É curta a memória das gentes, sobretudo nestes tempos do instantâneo, onde o conhecimento histórico está fora de moda. Assume-se que ser moderno é ser infocompetente, como se saber usar uma máquina (computador ou outra) nos desse um lugar no mundo. Compreender a nossa existência, sem possuir referências ao passado de onde vimos, é tarefa impossível; por isso, conhecer as tradições é importante, pelo menos para distinguir entre as obsoletas e as que dão ainda hoje sentido à vida.
O Carnaval é um exemplo gritante da confusão cultural que grassa cá na terra: o pessoal habituou-se ao feriado e revoltou-se quando Cavaco o tentou suprimir, mas apenas por a tal estar habituado; os desfiles são pirosos e patéticos, com meninas arrepiadas de frio, vestidas como as mulatas do Rio de Janeiro; salvam-se os carros alegóricos, com sátira política, e as criancinhas que podem assumir uma identidade de fantasia por um dia (a propósito, lembro-me de ter tido também o meu dia de glória, vestida com o traje típico das mulheres da Nazaré, que escolhi pelos enfeites e os brincos dourados, o chapéu com véu, as socas, as meias de renda e as sete saias, tudo o que impressionava uma miúda de seis anos no declínio do salazarismo).
A globalização importou o Carnaval brasileiro para a Europa, com grupos musicais a marcarem presença nas festividades da Dinamarca, por exemplo, mas sem fazerem as figuras tristes de se equiparem como se estivessem 40 graus de temperatura ambiente. Só em Portugal parece não haver noção do ridículo, o que, ironicamente, pode servir para atestar que somos o povo mais carnavalesco do mundo (daí vivermos em constante negação).
Confusos? Permitam-me que vos conte como começou tudo isto.

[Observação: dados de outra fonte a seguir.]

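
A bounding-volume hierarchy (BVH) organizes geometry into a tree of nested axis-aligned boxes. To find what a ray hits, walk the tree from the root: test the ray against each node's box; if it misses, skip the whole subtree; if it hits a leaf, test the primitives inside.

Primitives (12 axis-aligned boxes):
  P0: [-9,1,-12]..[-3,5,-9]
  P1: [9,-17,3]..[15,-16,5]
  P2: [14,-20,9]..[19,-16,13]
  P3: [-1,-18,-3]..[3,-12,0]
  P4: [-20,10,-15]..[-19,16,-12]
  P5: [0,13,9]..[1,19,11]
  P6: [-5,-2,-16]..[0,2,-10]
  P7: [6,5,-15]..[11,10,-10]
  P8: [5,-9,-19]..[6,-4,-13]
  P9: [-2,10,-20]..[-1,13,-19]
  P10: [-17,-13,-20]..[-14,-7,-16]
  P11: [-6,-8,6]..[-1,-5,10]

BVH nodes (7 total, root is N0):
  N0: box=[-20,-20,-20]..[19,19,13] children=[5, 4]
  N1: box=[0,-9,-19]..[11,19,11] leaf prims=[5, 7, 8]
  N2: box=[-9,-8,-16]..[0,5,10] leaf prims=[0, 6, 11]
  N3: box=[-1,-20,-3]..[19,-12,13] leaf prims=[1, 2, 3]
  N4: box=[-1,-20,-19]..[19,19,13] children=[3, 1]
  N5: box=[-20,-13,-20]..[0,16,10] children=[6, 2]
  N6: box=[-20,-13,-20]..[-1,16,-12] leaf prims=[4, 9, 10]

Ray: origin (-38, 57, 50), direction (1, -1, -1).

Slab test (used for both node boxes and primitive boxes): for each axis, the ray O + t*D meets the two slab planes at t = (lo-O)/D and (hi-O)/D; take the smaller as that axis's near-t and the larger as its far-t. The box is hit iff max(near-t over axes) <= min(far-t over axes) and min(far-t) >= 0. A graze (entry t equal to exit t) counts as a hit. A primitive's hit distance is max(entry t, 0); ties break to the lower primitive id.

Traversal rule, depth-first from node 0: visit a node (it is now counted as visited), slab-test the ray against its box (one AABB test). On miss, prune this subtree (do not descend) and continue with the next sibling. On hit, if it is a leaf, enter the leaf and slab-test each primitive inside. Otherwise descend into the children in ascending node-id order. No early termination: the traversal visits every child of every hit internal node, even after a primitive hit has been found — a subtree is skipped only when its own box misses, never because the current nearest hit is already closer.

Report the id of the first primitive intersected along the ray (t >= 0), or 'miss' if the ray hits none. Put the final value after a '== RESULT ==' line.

Walk:
N0 x:[18,57] y:[38,77] z:[37,70] -> hit [38,57], descend [4, 5]
  N4 x:[37,57] y:[38,77] z:[37,69] -> hit [38,57], descend [1, 3]
    N1 x:[38,49] y:[38,66] z:[39,69] -> hit [39,49] leaf, test {P5@t=39, P7(miss), P8(miss)}
    N3 x:[37,57] y:[69,77] z:[37,53] -> miss, prune
  N5 x:[18,38] y:[41,70] z:[40,70] -> miss, prune

order=[0, 4, 1, 3, 5]  |boxes|=5  |leaves|=1  hit=P5

== RESULT ==
5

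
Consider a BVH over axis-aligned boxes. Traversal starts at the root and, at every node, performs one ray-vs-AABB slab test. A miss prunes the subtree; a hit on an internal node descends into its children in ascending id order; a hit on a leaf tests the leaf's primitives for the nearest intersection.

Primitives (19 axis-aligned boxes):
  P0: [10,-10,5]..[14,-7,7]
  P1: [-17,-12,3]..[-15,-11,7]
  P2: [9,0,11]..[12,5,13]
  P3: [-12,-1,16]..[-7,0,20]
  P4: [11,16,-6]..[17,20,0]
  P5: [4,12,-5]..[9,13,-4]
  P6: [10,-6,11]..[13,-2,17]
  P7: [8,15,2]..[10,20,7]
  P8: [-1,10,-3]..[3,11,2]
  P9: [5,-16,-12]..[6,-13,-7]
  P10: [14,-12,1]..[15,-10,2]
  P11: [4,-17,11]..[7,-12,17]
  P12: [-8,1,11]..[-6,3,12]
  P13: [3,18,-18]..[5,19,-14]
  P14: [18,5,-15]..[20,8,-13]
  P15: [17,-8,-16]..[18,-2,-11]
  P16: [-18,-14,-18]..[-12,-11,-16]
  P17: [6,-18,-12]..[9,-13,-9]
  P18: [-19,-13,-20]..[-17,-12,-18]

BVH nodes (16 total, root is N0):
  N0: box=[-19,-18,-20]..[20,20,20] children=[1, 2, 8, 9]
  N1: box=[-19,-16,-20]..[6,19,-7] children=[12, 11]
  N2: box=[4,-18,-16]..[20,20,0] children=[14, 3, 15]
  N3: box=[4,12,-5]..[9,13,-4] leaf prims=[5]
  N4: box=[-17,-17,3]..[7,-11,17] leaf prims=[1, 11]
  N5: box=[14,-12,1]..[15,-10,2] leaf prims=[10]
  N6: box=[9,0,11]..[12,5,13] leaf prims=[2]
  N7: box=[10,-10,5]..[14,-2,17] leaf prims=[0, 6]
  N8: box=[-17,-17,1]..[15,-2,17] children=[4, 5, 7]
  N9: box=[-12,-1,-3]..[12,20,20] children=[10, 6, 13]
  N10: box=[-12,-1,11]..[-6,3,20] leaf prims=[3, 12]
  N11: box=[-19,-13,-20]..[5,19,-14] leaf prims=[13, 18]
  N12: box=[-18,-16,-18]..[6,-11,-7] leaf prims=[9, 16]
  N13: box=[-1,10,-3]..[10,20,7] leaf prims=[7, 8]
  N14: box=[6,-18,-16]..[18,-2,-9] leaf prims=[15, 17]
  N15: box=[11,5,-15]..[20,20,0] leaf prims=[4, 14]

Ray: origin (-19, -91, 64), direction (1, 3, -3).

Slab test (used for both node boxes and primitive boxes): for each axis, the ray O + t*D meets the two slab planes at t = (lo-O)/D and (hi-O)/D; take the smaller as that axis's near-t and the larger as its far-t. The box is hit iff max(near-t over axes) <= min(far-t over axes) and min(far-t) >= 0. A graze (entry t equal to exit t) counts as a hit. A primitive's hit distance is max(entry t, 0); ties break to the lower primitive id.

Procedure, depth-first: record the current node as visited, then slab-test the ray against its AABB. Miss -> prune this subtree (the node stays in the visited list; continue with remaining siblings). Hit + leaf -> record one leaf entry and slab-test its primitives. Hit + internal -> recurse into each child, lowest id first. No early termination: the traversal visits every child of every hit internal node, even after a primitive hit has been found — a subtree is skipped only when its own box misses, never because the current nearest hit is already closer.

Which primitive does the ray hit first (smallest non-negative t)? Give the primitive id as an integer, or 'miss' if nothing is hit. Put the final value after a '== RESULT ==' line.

Traverse from the root:
N0 x:[0,39] y:[73/3,37] z:[44/3,28] -> hit [73/3,28], descend [1, 2, 8, 9]
  N1 x:[0,25] y:[25,110/3] z:[71/3,28] -> hit [25,25], descend [11, 12]
    N11 x:[0,24] y:[26,110/3] z:[26,28] -> miss, prune
    N12 x:[1,25] y:[25,80/3] z:[71/3,82/3] -> hit [25,25] leaf, test {P9@t=25, P16(miss)}
  N2 x:[23,39] y:[73/3,37] z:[64/3,80/3] -> hit [73/3,80/3], descend [3, 14, 15]
    N3 x:[23,28] y:[103/3,104/3] z:[68/3,23] -> miss, prune
    N14 x:[25,37] y:[73/3,89/3] z:[73/3,80/3] -> hit [25,80/3] leaf, test {P15(miss), P17@t=25}
    N15 x:[30,39] y:[32,37] z:[64/3,79/3] -> miss, prune
  N8 x:[2,34] y:[74/3,89/3] z:[47/3,21] -> miss, prune
  N9 x:[7,31] y:[30,37] z:[44/3,67/3] -> miss, prune

order=[0, 1, 11, 12, 2, 3, 14, 15, 8, 9]  |boxes|=10  |leaves|=2  hit=P9

== RESULT ==
9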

No início, eram as festas do Solstício de Inverno, onde o masculino se mascarava para melhor possuir o feminino (a semente na terra), expurgar a morte e propiciar o florescimento na Primavera vindoura. Mais tarde veio Dionísio, o deus do vinho e do êxtase, honrado nos três dias da Antestéria helénica. Era transportado num carro em forma de barco, a que os romanos chamaram carrum navale, e com ele trazia as pipas de vinho, que eram então abertas (pensem nos barcos rabelos). No segundo dia, escravos e senhores confraternizavam lado a lado, mascaravam-se e divertiam-se de maneira libertina (o indivíduo civilizado desaparecia em favor do todo humano primordial). Ao terceiro dia, havia cerimónias exculpatórias pelas ofensas dos dias anteriores e uma grande homenagem aos mortos, cujas cinzas se honravam com libações. A adaptação cristã desta monumental catarse consistiu em aceitar alguns devaneios (nomeadamente o consumo de carne) antes da grande penitência, a Quaresma.
O Senado romano acabou por proibir todas as Bacanais (festas em honra de Baco/Dionísio) ainda antes do Cristianismo (o Carnaval era apenas uma delas) por manifesta incapacidade de controlar a licenciosidade daqueles dias. No entanto, manteve-se a Lupercalia, o grande feriado romano de Fevereiro, que ostenta uma ritualização idêntica às restantes festividades de Inverno.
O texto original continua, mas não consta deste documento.